Rectal neuroendocrine tumours are rare but increasing worldwide. However, there is limited data from regions like the Indian subcontinent, where clinical presentations and outcomes may differ due to unique demographic and biological factors. This study aimed to characterize rectal neuroendocrine tumours in our region, focusing on clinic-pathological presentation, and treatment outcomes. This was an observational single-centre retrospective cohort study from a high-volume tertiary care centre in Western India. Sixty-five consecutive patients with rectal neuroendocrine tumours treated between 2013 and 2023 were included.
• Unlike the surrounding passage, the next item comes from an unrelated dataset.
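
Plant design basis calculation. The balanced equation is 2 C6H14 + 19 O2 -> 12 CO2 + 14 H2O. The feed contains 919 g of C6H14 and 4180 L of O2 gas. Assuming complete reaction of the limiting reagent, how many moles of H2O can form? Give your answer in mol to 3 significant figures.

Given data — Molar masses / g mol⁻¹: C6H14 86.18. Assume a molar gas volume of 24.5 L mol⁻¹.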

The main outcome measures were overall survival and disease-free survival. Secondarily, we tried to evaluate the impact of pathological grade and surgery-type on survival outcomes. The median age at diagnosis was 50 years, younger than the global median (56-57 years), with a male predominance (80%). Majority of patients were symptomatic and had locally advanced disease, with 64% showing metastatic spread. Pathologically, 82% of tumours were classified as Grade II/III, with a high median tumour size (3.7 cm) and elevated serum Chromogranin A levels. Multimodal treatment, including surgery and adjuvant therapies, was utilized for most patients. Of the 41.5% who underwent surgery, 70% had sphincter-preserving procedures. The median overall survival for the entire cohort was not reached, but 3-year and 5-year overall survival rates were 91% and 85%, respectively. Grade III tumours had significantly poorer outcomes, with a 5-year survival of 57% compared to nearly 100% in Grade I and II tumours. Apart from its retrospective nature, our study may have limited generalizability due to potential referral bias, and the lack of detailed pathological subclassification would be an opportunity for future research. As the first study from the Indian subcontinent we highlight how our patients presented at a younger age with advanced, aggressive disease. Multimodal approach could improve outcomes even in advanced disease.